None of which is to suggest that the music Barry is making now is some pallid hand-me-down version of his collaborations with Marc Heal. In practice the songs on The Enemy Within find a sweet spot in the spectrum of chunky guitar and drum programming and hoover synths, their punky roughness reinforced by sneering vocal delivery. GUITARS + ELECTRONIX is a well-worn combination that can (and does) still go awry quite easily, as such you can’t discount Be My Enemy’s proficiency in tying the two elements together. Ode to police abuses “To Protect and Serve” and the Ministry-esque “Party Monster” fulfill all the promise in the formula, the rhythm and cadence of the riffing alternating between loose and mechanically precise depending on the speed and complexity of their kick-snare rhythm tracks.
It probably shouldn’t be a surprise that Phil Barry can do the sort of thing he’s most known for really well, although the consistency from track to track actually masks some of the variety baked into the album’s 12 cuts. “Kill Your Television”, a collaboration with the US’ mutant psy-trance project Mangadrive marries the BME guitar-assault to tweaky hyperdrive synth leads, candy flipping to half-tempo to really drive its chanted chorus home. It’s a far cry from “Insomniac”, where dubstep wubs are layered on the bottom-end with a distinctly modern production touch, or the way the deathrave lead on “No Escape From the Prism” precisely mirrors the song’s guitar line. If there’s a tendency to think of all guitar-based industrial as one monolithic sound, a record like The Enemy Within illustrated just some of the many ways the venerable style can be arranged.

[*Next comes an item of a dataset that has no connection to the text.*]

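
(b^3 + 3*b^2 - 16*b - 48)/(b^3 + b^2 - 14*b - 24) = (b + 4)/(b + 2)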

The Enemy Within really is the work of an artist who knows his oeuvre well, and while a few of its numbers feel a touch less than inspired (“The Raven” and “Money Is Your God” both revolve around serviceable but somewhat rote guitar churn) the record makes the case for Phil Barry as a solo-concern far better than the project’s uneven 2010 debut This Is The New Wave. Its quality is such that Be My Enemy probably shouldn’t worry about escaping the long-shadow cast by Cubanate anymore; Barry is claiming his piece of that legacy and clubbing doubters with it.